Это название автор заимствовал у астронома античной древности Птолемея, который на заре нашей эры опубликовал свой знаменитый трактат по астрономии, резюмировавший гипотезы науки той далекой поры (как помнит читатель, Птолемей считал, что в центре Вселенной находится недвижная Земля, вокруг которой вращаются все небесные светила; эта теория была опровергнута лишь много веков спустя Коперником). Птолемей объединил в названии своего труда арабский артикль Аl с древнегреческим словом megiste, что значит «очень большой». Это слово — гибрид, претерпев лишь некоторые изменения, дожило до наших дней как «Almagestes»; оно употребляется французскими астрономами в качестве названия для сборников, в которых публикуются данные об астрономических наблюдениях.

О чем же повел разговор французский философ в книге с таким названием? Став в позу астронома, изучающего жизнь далеких миров, он рассматривал судьбы человеческой речи и литературы как поля ее применения. Бадью всячески стремился убедить своего читателя, что литература как средство духовного общения людей утратила всякий смысл и должна быть предана погребению: язык, который был призван построить здание познания, лишь усложнил жизнь; таким образом, писание книг утратило всякую ценность, удовлетворяя лишь самолюбие страдающих манией величия писателей. В сочинении Бадью причудливым образом были перемешаны философские рассуждения, отрывки из поэм, геометрические схемы,

алгебраические формулы, и все это утопало в хаотических потоках бессвязных слов.

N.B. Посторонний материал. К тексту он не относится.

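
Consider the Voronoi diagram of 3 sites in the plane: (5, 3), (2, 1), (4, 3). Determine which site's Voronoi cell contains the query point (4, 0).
Nearest site = (2, 1)

The Voronoi cell of site s contains exactly those query points closer to s than to any other site. Compute squared distances from q = (4, 0) to each site:
  (2 − 4)² + (1 − 0)² = 5
  (4 − 4)² + (3 − 0)² = 9
  (5 − 4)² + (3 − 0)² = 10
Minimum is attained by (2, 1), so q lies in its Voronoi cell.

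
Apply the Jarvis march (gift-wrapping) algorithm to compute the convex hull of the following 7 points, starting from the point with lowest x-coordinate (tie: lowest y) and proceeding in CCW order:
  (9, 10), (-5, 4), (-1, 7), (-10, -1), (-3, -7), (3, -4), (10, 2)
Hull (CCW) = [(-10, -1), (-3, -7), (3, -4), (10, 2), (9, 10), (-1, 7), (-5, 4)]

Jarvis march: at each step, from the current hull vertex p, select the next vertex q as the point such that every other point lies strictly to the left of (or on) the directed line p → q. (Equivalently: for every other point r, the cross product (q − p) × (r − p) ≥ 0.)
Starting point (lowest x, tie lowest y): (-10, -1). Wrap until returning to start. Resulting hull: (-10, -1), (-3, -7), (3, -4), (10, 2), (9, 10), (-1, 7), (-5, 4).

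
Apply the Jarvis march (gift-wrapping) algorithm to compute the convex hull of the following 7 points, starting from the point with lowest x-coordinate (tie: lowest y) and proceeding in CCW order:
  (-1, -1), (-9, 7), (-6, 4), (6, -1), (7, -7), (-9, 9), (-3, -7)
Hull (CCW) = [(-9, 7), (-3, -7), (7, -7), (6, -1), (-9, 9)]

Jarvis march: at each step, from the current hull vertex p, select the next vertex q as the point such that every other point lies strictly to the left of (or on) the directed line p → q. (Equivalently: for every other point r, the cross product (q − p) × (r − p) ≥ 0.)
Starting point (lowest x, tie lowest y): (-9, 7). Wrap until returning to start. Resulting hull: (-9, 7), (-3, -7), (7, -7), (6, -1), (-9, 9).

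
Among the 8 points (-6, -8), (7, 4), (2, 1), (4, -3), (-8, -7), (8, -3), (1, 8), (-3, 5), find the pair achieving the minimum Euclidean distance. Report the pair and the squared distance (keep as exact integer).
Pair = ((-6, -8), (-8, -7)); squared distance = 5

Compute all C(8, 2) = 28 pairwise squared distances (x_i − x_j)² + (y_i − y_j)². The minimum is 5, attained by the pair ((-6, -8), (-8, -7)).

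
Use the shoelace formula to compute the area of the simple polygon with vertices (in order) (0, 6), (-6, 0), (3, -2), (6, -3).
Area = 87/2

Shoelace formula: Area = (1/2) |Σ_i (x_i · y_{i+1} − x_{i+1} · y_i)| (indices mod n). Compute each cross term:
  (0)(0) − (-6)(6) = 36
  (-6)(-2) − (3)(0) = 12
  (3)(-3) − (6)(-2) = 3
  (6)(6) − (0)(-3) = 36
Sum = 87, so (signed) Area = 87/2 = 87/2, |Area| = 87/2.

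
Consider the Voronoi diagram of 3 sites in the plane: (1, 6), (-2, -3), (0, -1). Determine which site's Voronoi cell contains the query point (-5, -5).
Nearest site = (-2, -3)

The Voronoi cell of site s contains exactly those query points closer to s than to any other site. Compute squared distances from q = (-5, -5) to each site:
  (-2 − -5)² + (-3 − -5)² = 13
  (0 − -5)² + (-1 − -5)² = 41
  (1 − -5)² + (6 − -5)² = 157
Minimum is attained by (-2, -3), so q lies in its Voronoi cell.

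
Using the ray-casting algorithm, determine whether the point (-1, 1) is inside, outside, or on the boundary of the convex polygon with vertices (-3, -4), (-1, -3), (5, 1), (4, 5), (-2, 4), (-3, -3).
The point (-1, 1) lies strictly inside the polygon

Cast a horizontal ray to the right from the query point and count how many polygon edges it crosses (each edge strictly once or zero times, handled with the usual half-open convention). 
Parity of crossings → odd ⇒ inside.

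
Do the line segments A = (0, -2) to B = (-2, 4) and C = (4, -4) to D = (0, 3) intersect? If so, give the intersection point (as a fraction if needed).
No (intersection of containing lines falls outside at least one segment)

Parametrize and solve: t = 2, s = 2. At least one of these is outside [0, 1], so the segments do not intersect.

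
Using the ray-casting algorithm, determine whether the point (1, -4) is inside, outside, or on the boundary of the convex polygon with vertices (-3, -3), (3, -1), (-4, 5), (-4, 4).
The point (1, -4) lies strictly outside the polygon

Cast a horizontal ray to the right from the query point and count how many polygon edges it crosses (each edge strictly once or zero times, handled with the usual half-open convention). 
Parity of crossings → even ⇒ outside.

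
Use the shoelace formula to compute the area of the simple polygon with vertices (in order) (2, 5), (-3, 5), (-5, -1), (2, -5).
Area = 50

Shoelace formula: Area = (1/2) |Σ_i (x_i · y_{i+1} − x_{i+1} · y_i)| (indices mod n). Compute each cross term:
  (2)(5) − (-3)(5) = 25
  (-3)(-1) − (-5)(5) = 28
  (-5)(-5) − (2)(-1) = 27
  (2)(5) − (2)(-5) = 20
Sum = 100, so (signed) Area = 100/2 = 50, |Area| = 50.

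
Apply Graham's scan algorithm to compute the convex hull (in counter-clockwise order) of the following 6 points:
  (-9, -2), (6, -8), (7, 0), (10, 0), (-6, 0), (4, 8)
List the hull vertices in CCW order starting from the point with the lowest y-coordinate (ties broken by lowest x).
Hull (CCW) = [(6, -8), (10, 0), (4, 8), (-9, -2)]

Graham scan procedure:
  1. Find the pivot p₀ = point with lowest y (tie → lowest x): (6, -8).
  2. Sort the remaining points by polar angle around p₀.
  3. Walk through sorted points, maintaining a stack; pop the top while the last three entries make a non-left turn (cross product ≤ 0).
  4. Final stack is the convex hull in CCW order: (6, -8), (10, 0), (4, 8), (-9, -2).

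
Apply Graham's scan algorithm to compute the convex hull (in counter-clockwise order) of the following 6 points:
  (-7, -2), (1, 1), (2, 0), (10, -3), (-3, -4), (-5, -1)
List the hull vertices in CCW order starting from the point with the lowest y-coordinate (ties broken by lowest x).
Hull (CCW) = [(-3, -4), (10, -3), (1, 1), (-5, -1), (-7, -2)]

Graham scan procedure:
  1. Find the pivot p₀ = point with lowest y (tie → lowest x): (-3, -4).
  2. Sort the remaining points by polar angle around p₀.
  3. Walk through sorted points, maintaining a stack; pop the top while the last three entries make a non-left turn (cross product ≤ 0).
  4. Final stack is the convex hull in CCW order: (-3, -4), (10, -3), (1, 1), (-5, -1), (-7, -2).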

Охваченный странным и чудовищным стремлением разрушить средство общения людей, этот молодой философ бил и крушил все, что попадалось ему на глаза. Он всеми силами стремился доказать, будто в современном мире наступила такая «инфляция слов», когда они утратили всякую ценность и всякий смысл. «Слова не кирпичи, — писал он, — и из них нельзя построить познание».

«И если, читатели, я называю вас антилопами, — писал Бадью, — то я это делаю потому, что заставляю вас бегать в пустыне. Или потому, что вы — рогоносцы. Или я. Или потому, что эта книга предшествует построению человеческого порядка, подлинное становление которого произойдет позднее».

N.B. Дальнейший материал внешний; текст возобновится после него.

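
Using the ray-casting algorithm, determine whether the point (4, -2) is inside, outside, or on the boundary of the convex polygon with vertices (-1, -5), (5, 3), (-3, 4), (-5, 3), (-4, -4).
The point (4, -2) lies strictly outside the polygon

Cast a horizontal ray to the right from the query point and count how many polygon edges it crosses (each edge strictly once or zero times, handled with the usual half-open convention). 
Parity of crossings → even ⇒ outside.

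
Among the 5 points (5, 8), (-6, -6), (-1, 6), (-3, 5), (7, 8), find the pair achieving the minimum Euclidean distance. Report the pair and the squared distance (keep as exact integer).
Pair = ((5, 8), (7, 8)); squared distance = 4

Compute all C(5, 2) = 10 pairwise squared distances (x_i − x_j)² + (y_i − y_j)². The minimum is 4, attained by the pair ((5, 8), (7, 8)).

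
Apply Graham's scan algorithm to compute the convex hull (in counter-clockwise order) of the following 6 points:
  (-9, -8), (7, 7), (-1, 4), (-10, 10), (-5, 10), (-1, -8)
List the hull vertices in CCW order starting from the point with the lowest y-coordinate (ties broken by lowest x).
Hull (CCW) = [(-9, -8), (-1, -8), (7, 7), (-5, 10), (-10, 10)]

Graham scan procedure:
  1. Find the pivot p₀ = point with lowest y (tie → lowest x): (-9, -8).
  2. Sort the remaining points by polar angle around p₀.
  3. Walk through sorted points, maintaining a stack; pop the top while the last three entries make a non-left turn (cross product ≤ 0).
  4. Final stack is the convex hull in CCW order: (-9, -8), (-1, -8), (7, 7), (-5, 10), (-10, 10).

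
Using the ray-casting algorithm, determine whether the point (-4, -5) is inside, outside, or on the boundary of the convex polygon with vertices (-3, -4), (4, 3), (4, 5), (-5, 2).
The point (-4, -5) lies strictly outside the polygon

Cast a horizontal ray to the right from the query point and count how many polygon edges it crosses (each edge strictly once or zero times, handled with the usual half-open convention). 
Parity of crossings → even ⇒ outside.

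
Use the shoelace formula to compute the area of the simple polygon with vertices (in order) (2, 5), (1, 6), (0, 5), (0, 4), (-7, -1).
Area = 7/2

Shoelace formula: Area = (1/2) |Σ_i (x_i · y_{i+1} − x_{i+1} · y_i)| (indices mod n). Compute each cross term:
  (2)(6) − (1)(5) = 7
  (1)(5) − (0)(6) = 5
  (0)(4) − (0)(5) = 0
  (0)(-1) − (-7)(4) = 28
  (-7)(5) − (2)(-1) = -33
Sum = 7, so (signed) Area = 7/2 = 7/2, |Area| = 7/2.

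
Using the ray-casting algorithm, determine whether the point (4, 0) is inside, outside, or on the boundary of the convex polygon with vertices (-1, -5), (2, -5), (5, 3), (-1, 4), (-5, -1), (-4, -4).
The point (4, 0) lies strictly outside the polygon

Cast a horizontal ray to the right from the query point and count how many polygon edges it crosses (each edge strictly once or zero times, handled with the usual half-open convention). 
Parity of crossings → even ⇒ outside.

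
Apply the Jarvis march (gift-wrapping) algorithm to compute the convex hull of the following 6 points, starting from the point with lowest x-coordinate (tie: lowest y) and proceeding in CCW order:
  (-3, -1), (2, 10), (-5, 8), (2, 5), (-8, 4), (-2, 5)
Hull (CCW) = [(-8, 4), (-3, -1), (2, 5), (2, 10), (-5, 8)]

Jarvis march: at each step, from the current hull vertex p, select the next vertex q as the point such that every other point lies strictly to the left of (or on) the directed line p → q. (Equivalently: for every other point r, the cross product (q − p) × (r − p) ≥ 0.)
Starting point (lowest x, tie lowest y): (-8, 4). Wrap until returning to start. Resulting hull: (-8, 4), (-3, -1), (2, 5), (2, 10), (-5, 8).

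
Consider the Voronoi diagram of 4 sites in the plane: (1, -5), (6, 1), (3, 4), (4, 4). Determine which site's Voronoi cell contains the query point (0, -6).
Nearest site = (1, -5)

The Voronoi cell of site s contains exactly those query points closer to s than to any other site. Compute squared distances from q = (0, -6) to each site:
  (1 − 0)² + (-5 − -6)² = 2
  (6 − 0)² + (1 − -6)² = 85
  (3 − 0)² + (4 − -6)² = 109
  (4 − 0)² + (4 − -6)² = 116
Minimum is attained by (1, -5), so q lies in its Voronoi cell.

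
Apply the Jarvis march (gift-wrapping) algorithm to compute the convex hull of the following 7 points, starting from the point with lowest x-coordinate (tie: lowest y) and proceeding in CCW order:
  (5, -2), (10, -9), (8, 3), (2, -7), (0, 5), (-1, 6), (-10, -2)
Hull (CCW) = [(-10, -2), (2, -7), (10, -9), (8, 3), (-1, 6)]

Jarvis march: at each step, from the current hull vertex p, select the next vertex q as the point such that every other point lies strictly to the left of (or on) the directed line p → q. (Equivalently: for every other point r, the cross product (q − p) × (r − p) ≥ 0.)
Starting point (lowest x, tie lowest y): (-10, -2). Wrap until returning to start. Resulting hull: (-10, -2), (2, -7), (10, -9), (8, 3), (-1, 6).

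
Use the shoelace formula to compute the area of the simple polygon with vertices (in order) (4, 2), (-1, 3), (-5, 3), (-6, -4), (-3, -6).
Area = 53

Shoelace formula: Area = (1/2) |Σ_i (x_i · y_{i+1} − x_{i+1} · y_i)| (indices mod n). Compute each cross term:
  (4)(3) − (-1)(2) = 14
  (-1)(3) − (-5)(3) = 12
  (-5)(-4) − (-6)(3) = 38
  (-6)(-6) − (-3)(-4) = 24
  (-3)(2) − (4)(-6) = 18
Sum = 106, so (signed) Area = 106/2 = 53, |Area| = 53.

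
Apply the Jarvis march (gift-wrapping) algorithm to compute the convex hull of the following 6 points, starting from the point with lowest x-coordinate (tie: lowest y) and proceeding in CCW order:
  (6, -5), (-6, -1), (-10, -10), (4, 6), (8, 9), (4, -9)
Hull (CCW) = [(-10, -10), (4, -9), (6, -5), (8, 9), (-6, -1)]

Jarvis march: at each step, from the current hull vertex p, select the next vertex q as the point such that every other point lies strictly to the left of (or on) the directed line p → q. (Equivalently: for every other point r, the cross product (q − p) × (r − p) ≥ 0.)
Starting point (lowest x, tie lowest y): (-10, -10). Wrap until returning to start. Resulting hull: (-10, -10), (4, -9), (6, -5), (8, 9), (-6, -1).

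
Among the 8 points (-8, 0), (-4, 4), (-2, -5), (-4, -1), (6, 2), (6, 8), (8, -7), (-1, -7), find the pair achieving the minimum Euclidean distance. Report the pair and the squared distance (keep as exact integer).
Pair = ((-2, -5), (-1, -7)); squared distance = 5

Compute all C(8, 2) = 28 pairwise squared distances (x_i − x_j)² + (y_i − y_j)². The minimum is 5, attained by the pair ((-2, -5), (-1, -7)).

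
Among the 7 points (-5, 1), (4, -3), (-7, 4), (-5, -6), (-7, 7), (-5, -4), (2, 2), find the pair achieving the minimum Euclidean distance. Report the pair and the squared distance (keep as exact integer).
Pair = ((-5, -6), (-5, -4)); squared distance = 4

Compute all C(7, 2) = 21 pairwise squared distances (x_i − x_j)² + (y_i − y_j)². The minimum is 4, attained by the pair ((-5, -6), (-5, -4)).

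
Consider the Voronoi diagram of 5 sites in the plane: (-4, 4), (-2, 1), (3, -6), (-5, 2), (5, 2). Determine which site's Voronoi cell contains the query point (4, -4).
Nearest site = (3, -6)

The Voronoi cell of site s contains exactly those query points closer to s than to any other site. Compute squared distances from q = (4, -4) to each site:
  (3 − 4)² + (-6 − -4)² = 5
  (5 − 4)² + (2 − -4)² = 37
  (-2 − 4)² + (1 − -4)² = 61
  (-5 − 4)² + (2 − -4)² = 117
  (-4 − 4)² + (4 − -4)² = 128
Minimum is attained by (3, -6), so q lies in its Voronoi cell.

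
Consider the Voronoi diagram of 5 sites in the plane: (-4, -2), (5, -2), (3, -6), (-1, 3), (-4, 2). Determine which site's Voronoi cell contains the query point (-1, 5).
Nearest site = (-1, 3)

The Voronoi cell of site s contains exactly those query points closer to s than to any other site. Compute squared distances from q = (-1, 5) to each site:
  (-1 − -1)² + (3 − 5)² = 4
  (-4 − -1)² + (2 − 5)² = 18
  (-4 − -1)² + (-2 − 5)² = 58
  (5 − -1)² + (-2 − 5)² = 85
  (3 − -1)² + (-6 − 5)² = 137
Minimum is attained by (-1, 3), so q lies in its Voronoi cell.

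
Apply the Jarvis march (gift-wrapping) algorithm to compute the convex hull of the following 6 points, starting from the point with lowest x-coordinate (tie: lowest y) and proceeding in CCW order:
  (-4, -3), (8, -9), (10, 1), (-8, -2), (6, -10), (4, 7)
Hull (CCW) = [(-8, -2), (6, -10), (8, -9), (10, 1), (4, 7)]

Jarvis march: at each step, from the current hull vertex p, select the next vertex q as the point such that every other point lies strictly to the left of (or on) the directed line p → q. (Equivalently: for every other point r, the cross product (q − p) × (r − p) ≥ 0.)
Starting point (lowest x, tie lowest y): (-8, -2). Wrap until returning to start. Resulting hull: (-8, -2), (6, -10), (8, -9), (10, 1), (4, 7).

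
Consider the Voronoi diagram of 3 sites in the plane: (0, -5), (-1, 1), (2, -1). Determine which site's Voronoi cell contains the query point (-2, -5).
Nearest site = (0, -5)

The Voronoi cell of site s contains exactly those query points closer to s than to any other site. Compute squared distances from q = (-2, -5) to each site:
  (0 − -2)² + (-5 − -5)² = 4
  (2 − -2)² + (-1 − -5)² = 32
  (-1 − -2)² + (1 − -5)² = 37
Minimum is attained by (0, -5), so q lies in its Voronoi cell.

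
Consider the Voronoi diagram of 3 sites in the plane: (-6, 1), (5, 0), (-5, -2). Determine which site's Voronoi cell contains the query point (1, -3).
Nearest site = (5, 0)

The Voronoi cell of site s contains exactly those query points closer to s than to any other site. Compute squared distances from q = (1, -3) to each site:
  (5 − 1)² + (0 − -3)² = 25
  (-5 − 1)² + (-2 − -3)² = 37
  (-6 − 1)² + (1 − -3)² = 65
Minimum is attained by (5, 0), so q lies in its Voronoi cell.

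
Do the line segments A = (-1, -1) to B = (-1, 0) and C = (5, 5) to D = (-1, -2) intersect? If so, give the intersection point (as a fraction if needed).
No (intersection of containing lines falls outside at least one segment)

Parametrize and solve: t = -1, s = 1. At least one of these is outside [0, 1], so the segments do not intersect.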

Это не какая?нибудь литературная шутка или пародия. Нет. Это точная цитата из книги французского философа, изданной серьезным парижским издательством, — книги, автор которой поставил перед собой цель доказать, будто «слово пожирает самого себя», будто язык как инструмент творчества изжил себя и над литературой пора поставить крест.

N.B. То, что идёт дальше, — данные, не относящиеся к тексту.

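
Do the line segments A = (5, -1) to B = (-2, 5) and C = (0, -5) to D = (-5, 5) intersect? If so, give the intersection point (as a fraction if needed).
No (intersection of containing lines falls outside at least one segment)

Parametrize and solve: t = 7/4, s = 29/20. At least one of these is outside [0, 1], so the segments do not intersect.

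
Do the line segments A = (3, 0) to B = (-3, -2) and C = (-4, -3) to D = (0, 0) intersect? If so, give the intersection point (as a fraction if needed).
Yes; intersection at (-12/5, -9/5) (t = 9/10 on AB, s = 2/5 on CD)

Parametrize AB as A + t(B − A) = (3 + -6 t, 0 + -2 t) and CD as C + s(D − C) = (-4 + 4 s, -3 + 3 s). Solve the linear system for (t, s). Determinant = 10 ≠ 0, so a unique intersection of the containing lines exists. Solution: t = 9/10, s = 2/5 — both in [0, 1], so the segments cross. Intersection point: (-12/5, -9/5).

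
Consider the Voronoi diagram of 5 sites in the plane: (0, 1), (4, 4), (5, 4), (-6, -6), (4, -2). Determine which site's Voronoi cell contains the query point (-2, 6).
Nearest site = (0, 1)

The Voronoi cell of site s contains exactly those query points closer to s than to any other site. Compute squared distances from q = (-2, 6) to each site:
  (0 − -2)² + (1 − 6)² = 29
  (4 − -2)² + (4 − 6)² = 40
  (5 − -2)² + (4 − 6)² = 53
  (4 − -2)² + (-2 − 6)² = 100
  (-6 − -2)² + (-6 − 6)² = 160
Minimum is attained by (0, 1), so q lies in its Voronoi cell.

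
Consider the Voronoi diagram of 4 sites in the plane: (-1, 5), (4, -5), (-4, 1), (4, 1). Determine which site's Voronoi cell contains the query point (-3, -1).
Nearest site = (-4, 1)

The Voronoi cell of site s contains exactly those query points closer to s than to any other site. Compute squared distances from q = (-3, -1) to each site:
  (-4 − -3)² + (1 − -1)² = 5
  (-1 − -3)² + (5 − -1)² = 40
  (4 − -3)² + (1 − -1)² = 53
  (4 − -3)² + (-5 − -1)² = 65
Minimum is attained by (-4, 1), so q lies in its Voronoi cell.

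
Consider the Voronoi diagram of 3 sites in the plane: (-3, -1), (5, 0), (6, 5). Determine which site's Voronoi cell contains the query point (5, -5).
Nearest site = (5, 0)

The Voronoi cell of site s contains exactly those query points closer to s than to any other site. Compute squared distances from q = (5, -5) to each site:
  (5 − 5)² + (0 − -5)² = 25
  (-3 − 5)² + (-1 − -5)² = 80
  (6 − 5)² + (5 − -5)² = 101
Minimum is attained by (5, 0), so q lies in its Voronoi cell.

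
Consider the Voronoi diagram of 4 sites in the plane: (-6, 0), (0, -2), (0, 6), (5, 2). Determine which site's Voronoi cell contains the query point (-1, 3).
Nearest site = (0, 6)

The Voronoi cell of site s contains exactly those query points closer to s than to any other site. Compute squared distances from q = (-1, 3) to each site:
  (0 − -1)² + (6 − 3)² = 10
  (0 − -1)² + (-2 − 3)² = 26
  (-6 − -1)² + (0 − 3)² = 34
  (5 − -1)² + (2 − 3)² = 37
Minimum is attained by (0, 6), so q lies in its Voronoi cell.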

Вы скажете: это просто бред. Стоит ли обращать на него внимание? Мало ли какую чепуху печатают в наше время издатели на Западе! Но нет, это не просто курьез, отпечатанный шутником — издателем на потеху кучке гурманов. Не случайно, видимо, вокруг книги Бадью была поднята шумиха в парижской прессе, и такая респектабельная газета, как «Фигаро литтерер», 4 марта 1964 года, к примеру, опубликовала на самом видном месте под заголовком на шесть колонок интервью с Бадью. «Фигаро литтерер» подчеркнула, что в литературных салонах Парижа Бадыо уже именуют «гениальным» и даже «гигантом». Его благословил со страниц журнала «Тан модерн» Жан — Поль Сартр, и сам он заявил, что считает Сартра своим духовным отцом, а Симону де Бовур — крестной матерью в литературе и философии.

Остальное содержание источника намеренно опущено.